Duecentomila euro d'oro spariti: così saccheggiava l'azienda dove lavorava

I dettagli dell'operazione siglata dalla Squadra Mobile di Arezzo

Duecentomila euro in un anno.
E' quanto B.L. 56enne aretino sarebbe riuscito a sottrarre all'azienda orafa per cui lavorava, la Amp di via Rossi.

Sono alcuni dei dettagli che emergono all'indomani dell'arresto, siglato dalla Squadra Mobile di Arezzo coordinata da Francesco Morselli, riguardante un altro caso di dipendente infedele che, negli ultimi 12 mesi della propria vita, ha sottratto con meticolosa costanza filamenti in oro dalla ditta dove lavorava.

L'attività d'indagine è partita nei mesi passati.
Il titolare dell'azienda aveva iniziato a notare degli ammanchi. Circa un chilo di oro al mese che svaniva nel nulla. Un fatto inspiegabile visto che, all'interno della ditta, è presente un sistema di videosorveglianza. Così l'imprenditore si è deciso a rivolgersi alla polizia. 

Gli uomini della Mobile hanno richiesto il supporto di una società di investigazioni privata che, in accordo con gli agenti, ha avviato gli accertamenti. In poco tempo è stato ricostruito il sistema ideato dall'operaio per trafugare il semilavorato e farlo uscire dall'azienda.

Una parte del muro perimetrale dello stabile infatti conservava ancora sul retro alcuni fori comunicanti con l'esterno e all'interno dei quali passavano un tempo alcune tubazioni, poi eliminate.
Il 56enne aveva posto su questi fori, dal lato esterno, un tappo di polistirolo dove incastrava da dentro l'azienda i filamenti in oro che poi estraeva dal muro una volta uscito dalla ditta semplicemente togliendo il blocco.

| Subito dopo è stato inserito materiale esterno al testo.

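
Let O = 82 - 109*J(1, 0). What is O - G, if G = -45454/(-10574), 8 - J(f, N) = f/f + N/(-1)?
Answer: -3623174/5287 ≈ -685.30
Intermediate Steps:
J(f, N) = 7 + N (J(f, N) = 8 - (f/f + N/(-1)) = 8 - (1 + N*(-1)) = 8 - (1 - N) = 8 + (-1 + N) = 7 + N)
G = 22727/5287 (G = -45454*(-1/10574) = 22727/5287 ≈ 4.2987)
O = -681 (O = 82 - 109*(7 + 0) = 82 - 109*7 = 82 - 763 = -681)
O - G = -681 - 1*22727/5287 = -681 - 22727/5287 = -3623174/5287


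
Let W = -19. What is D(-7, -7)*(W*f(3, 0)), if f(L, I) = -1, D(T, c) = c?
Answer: -133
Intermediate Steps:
D(-7, -7)*(W*f(3, 0)) = -(-133)*(-1) = -7*19 = -133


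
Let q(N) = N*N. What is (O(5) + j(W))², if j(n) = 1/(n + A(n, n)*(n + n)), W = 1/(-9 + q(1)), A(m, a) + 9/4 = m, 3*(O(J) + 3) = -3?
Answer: 784/225 ≈ 3.4844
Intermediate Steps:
O(J) = -4 (O(J) = -3 + (⅓)*(-3) = -3 - 1 = -4)
q(N) = N²
A(m, a) = -9/4 + m
W = -⅛ (W = 1/(-9 + 1²) = 1/(-9 + 1) = 1/(-8) = -⅛ ≈ -0.12500)
j(n) = 1/(n + 2*n*(-9/4 + n)) (j(n) = 1/(n + (-9/4 + n)*(n + n)) = 1/(n + (-9/4 + n)*(2*n)) = 1/(n + 2*n*(-9/4 + n)))
(O(5) + j(W))² = (-4 + 2/((-⅛)*(-7 + 4*(-⅛))))² = (-4 + 2*(-8)/(-7 - ½))² = (-4 + 2*(-8)/(-15/2))² = (-4 + 2*(-8)*(-2/15))² = (-4 + 32/15)² = (-28/15)² = 784/225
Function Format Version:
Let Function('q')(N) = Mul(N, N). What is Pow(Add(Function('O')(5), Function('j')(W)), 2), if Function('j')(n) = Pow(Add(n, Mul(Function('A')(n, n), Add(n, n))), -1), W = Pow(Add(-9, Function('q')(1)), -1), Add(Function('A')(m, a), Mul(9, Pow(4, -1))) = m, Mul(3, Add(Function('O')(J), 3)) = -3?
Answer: Rational(784, 225) ≈ 3.4844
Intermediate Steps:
Function('O')(J) = -4 (Function('O')(J) = Add(-3, Mul(Rational(1, 3), -3)) = Add(-3, -1) = -4)
Function('q')(N) = Pow(N, 2)
Function('A')(m, a) = Add(Rational(-9, 4), m)
W = Rational(-1, 8) (W = Pow(Add(-9, Pow(1, 2)), -1) = Pow(Add(-9, 1), -1) = Pow(-8, -1) = Rational(-1, 8) ≈ -0.12500)
Function('j')(n) = Pow(Add(n, Mul(2, n, Add(Rational(-9, 4), n))), -1) (Function('j')(n) = Pow(Add(n, Mul(Add(Rational(-9, 4), n), Add(n, n))), -1) = Pow(Add(n, Mul(Add(Rational(-9, 4), n), Mul(2, n))), -1) = Pow(Add(n, Mul(2, n, Add(Rational(-9, 4), n))), -1))
Pow(Add(Function('O')(5), Function('j')(W)), 2) = Pow(Add(-4, Mul(2, Pow(Rational(-1, 8), -1), Pow(Add(-7, Mul(4, Rational(-1, 8))), -1))), 2) = Pow(Add(-4, Mul(2, -8, Pow(Add(-7, Rational(-1, 2)), -1))), 2) = Pow(Add(-4, Mul(2, -8, Pow(Rational(-15, 2), -1))), 2) = Pow(Add(-4, Mul(2, -8, Rational(-2, 15))), 2) = Pow(Add(-4, Rational(32, 15)), 2) = Pow(Rational(-28, 15), 2) = Rational(784, 225)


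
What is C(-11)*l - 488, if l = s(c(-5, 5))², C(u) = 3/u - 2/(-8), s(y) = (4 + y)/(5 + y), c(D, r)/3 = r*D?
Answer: -105217841/215600 ≈ -488.02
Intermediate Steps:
c(D, r) = 3*D*r (c(D, r) = 3*(r*D) = 3*(D*r) = 3*D*r)
s(y) = (4 + y)/(5 + y)
C(u) = ¼ + 3/u (C(u) = 3/u - 2*(-⅛) = 3/u + ¼ = ¼ + 3/u)
l = 5041/4900 (l = ((4 + 3*(-5)*5)/(5 + 3*(-5)*5))² = ((4 - 75)/(5 - 75))² = (-71/(-70))² = (-1/70*(-71))² = (71/70)² = 5041/4900 ≈ 1.0288)
C(-11)*l - 488 = ((¼)*(12 - 11)/(-11))*(5041/4900) - 488 = ((¼)*(-1/11)*1)*(5041/4900) - 488 = -1/44*5041/4900 - 488 = -5041/215600 - 488 = -105217841/215600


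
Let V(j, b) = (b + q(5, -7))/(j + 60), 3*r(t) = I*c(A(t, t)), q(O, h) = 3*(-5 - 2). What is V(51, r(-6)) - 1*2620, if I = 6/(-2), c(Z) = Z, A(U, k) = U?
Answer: -96945/37 ≈ -2620.1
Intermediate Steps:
q(O, h) = -21 (q(O, h) = 3*(-7) = -21)
I = -3 (I = 6*(-½) = -3)
r(t) = -t (r(t) = (-3*t)/3 = -t)
V(j, b) = (-21 + b)/(60 + j) (V(j, b) = (b - 21)/(j + 60) = (-21 + b)/(60 + j))
V(51, r(-6)) - 1*2620 = (-21 - 1*(-6))/(60 + 51) - 1*2620 = (-21 + 6)/111 - 2620 = (1/111)*(-15) - 2620 = -5/37 - 2620 = -96945/37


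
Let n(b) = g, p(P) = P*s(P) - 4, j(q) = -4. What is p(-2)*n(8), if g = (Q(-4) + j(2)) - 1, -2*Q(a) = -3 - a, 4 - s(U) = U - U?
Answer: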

Una pianificazione ingegnosa che gli ha consentito di non dare nell'occhio. Fino all'altro giorno.

Esce dal lavoro con l'oro in tasca


Dopo una lunga attività di osservazione, le forze dell'ordine sono entrate in azione e ieri hanno bloccato l'uomo fuori dall'azienda. Con sé aveva circa un chilo di metallo prezioso 14 carati per un valore complessivo di circa 25mila euro.

Sempre stando a quanto reso noto dalle forze dell'ordine l'uomo, incensurato e dipendente della Amp da circa 20 anni, ha alle spalle due matrimoni e quattro figli. Nel tempo avrebbe contratto diversi debiti dovuti forse ad una passione smodata per il gioco d'azzardo. 

Ieri, davanti al giudice del tribunale di Arezzo, l'uomo è comparso per il giudizio per direttissima. Assistito dal legale Marco Bufalini, ha patteggiato a 1 anno con sospensione della pena. Non entrerà in carcere.

Si tratta del secondo caso che le cronache aretine registrano nell'arco di un mese.
Lo scorso 20 marzo, un altro operario venne arrestato dopo essere stato trovato in possesso di oro e metalli preziosi all'uscita dell'azienda Giordini di Pieve al Toppo.